Jonathan and Diana Toebee appeared this morning in federal district court in Martinsburg, West Virginia, after being arrested on Saturday for attempting to pass off state secrets to an unnamed foreign power. If found guilty, they each face a maximum sentence of up to life in prison, a fine of $100,000 and five years of supervised release.

The Toebees allegedly violated the Atomic Energy Act by trying to sell restricted data on nuclear-powered warships to a foreign power — who in reality was an undercover FBI agent.

Jonathan Toebee, 42, worked for the Department of the Navy on a nuclear propulsion program — granting him a top secret national security clearance, and access to classified information on nuclear submarines.

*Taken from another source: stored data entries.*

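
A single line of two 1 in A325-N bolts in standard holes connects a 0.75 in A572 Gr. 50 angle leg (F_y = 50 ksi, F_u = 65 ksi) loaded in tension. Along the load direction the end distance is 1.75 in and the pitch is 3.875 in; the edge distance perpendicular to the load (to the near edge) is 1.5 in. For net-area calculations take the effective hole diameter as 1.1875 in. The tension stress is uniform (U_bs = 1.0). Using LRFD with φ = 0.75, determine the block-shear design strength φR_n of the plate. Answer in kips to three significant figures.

Shear plane L_v = 1.75 + 1·3.875 = 5.625 in; A_gv = 5.625 × 0.75 = 4.219 in².
A_nv = (5.625 − 1.5·1.1875) × 0.75 = 2.883 in².
A_nt = (1.5 − 0.5·1.1875) × 0.75 = 0.6797 in².
0.6 F_u A_nv = 112.4 kips; 0.6 F_y A_gv = 126.6 kips → shear rupture governs the shear term.
R_n = 112.4 + 1.0 × 65 × 0.6797 = 156.6 kips.
Design strength φR_n = 0.75 × 156.6 = 117 kips.

117 kips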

According to the complaint affidavit, Toebee began attempting to sell this restricted data to a foreign government in April 2020. For over a year, the FBI led Toebee to believe he was corresponding with a foreign partner.

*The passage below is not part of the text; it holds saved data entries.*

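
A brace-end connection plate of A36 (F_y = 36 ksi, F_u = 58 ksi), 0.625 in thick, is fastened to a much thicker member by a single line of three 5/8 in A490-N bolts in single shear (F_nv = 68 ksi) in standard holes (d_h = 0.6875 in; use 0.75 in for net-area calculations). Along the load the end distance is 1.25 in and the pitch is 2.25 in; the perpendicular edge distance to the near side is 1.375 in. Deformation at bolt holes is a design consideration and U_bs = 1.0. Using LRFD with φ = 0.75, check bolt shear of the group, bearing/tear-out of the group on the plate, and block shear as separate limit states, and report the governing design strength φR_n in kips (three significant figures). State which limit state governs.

46.9 kips (bolt shear governs)

Bolt shear: A_b = π·0.625²/4 = 0.3068 in²; R_n = 68 × 0.3068 × 3 × 1 = 62.59 kips → 0.75 × 62.59 = 46.9 kips.
Bearing: edge l_c = 0.9062, r_n = 39.42 kips; interior l_c = 1.562, r_n = 54.38 kips; R_n = 39.42 + 2·54.38 = 148.2 kips → 111 kips.
Block shear: A_gv = 3.594, A_nv = 2.422, A_nt = 0.625 in²; R_n = min(0.6F_uA_nv, 0.6F_yA_gv) + U_bs·F_u·A_nt = 113.9 kips → 85.4 kips.
Bolt shear governs: 46.9 kips.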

On June 26, Toebee and his wife Diana, 45, traveled from their home in Annapolis, Md to a pre-arranged location in West Virginia where Jonathan dropped off an SD card with restricted data on the design of submarine nuclear reactors — concealing it inside half of a peanut butter sandwich. Diana acted as a lookout.

Multiple other “dead drops” were made later in July and in August, with more SD cards hidden inside Band-Aid wrappers and packs of chewing gum.

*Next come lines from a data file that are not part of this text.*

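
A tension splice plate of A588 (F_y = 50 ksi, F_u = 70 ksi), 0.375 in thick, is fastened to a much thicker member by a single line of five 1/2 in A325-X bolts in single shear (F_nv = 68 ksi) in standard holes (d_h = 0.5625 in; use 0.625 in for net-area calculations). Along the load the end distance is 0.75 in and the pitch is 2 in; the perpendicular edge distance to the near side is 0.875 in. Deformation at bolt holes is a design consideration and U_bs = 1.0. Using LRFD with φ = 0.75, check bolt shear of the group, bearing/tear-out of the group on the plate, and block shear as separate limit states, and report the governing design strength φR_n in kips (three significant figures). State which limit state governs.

50.1 kips (bolt shear governs)

Bolt shear: A_b = π·0.5²/4 = 0.1963 in²; R_n = 68 × 0.1963 × 5 × 1 = 66.76 kips → 0.75 × 66.76 = 50.1 kips.
Bearing: edge l_c = 0.4688, r_n = 14.77 kips; interior l_c = 1.438, r_n = 31.5 kips; R_n = 14.77 + 4·31.5 = 140.8 kips → 106 kips.
Block shear: A_gv = 3.281, A_nv = 2.227, A_nt = 0.2109 in²; R_n = min(0.6F_uA_nv, 0.6F_yA_gv) + U_bs·F_u·A_nt = 108.3 kips → 81.2 kips.
Bolt shear governs: 50.1 kips.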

According to a Department of Justice press release, the unnamed FBI agent sent multiple cryptocurrency payments totaling at least $100,000 to the Toebees for the restricted data.

Civilian military personnel have attempted to sell classified information to foreign governments before according to M.E. Bowman, former FBI deputy general counsel and a retired naval captain.

“It’s not unheard of,” he said. “I don’t know why, but it has happened just a little bit more in the Navy than in other services.”

“It’s very common,” Bowman added, for the FBI to lead on intelligence officials seeking to illegally sell government information so they can uncover who else these individuals are trying to sell classified secrets to. 

“What is less common in these cases is apparently the country who he was trying to sell information to turned over to the FBI what he had sent them,” Bowman said. According to court documents, the unnamed foreign country did in fact inform the FBI that Toebee had contacted them.

The next court appearance for the Toebees will be this Friday, October 15, 2021 and will determine whether the couple will be detained with or without bail.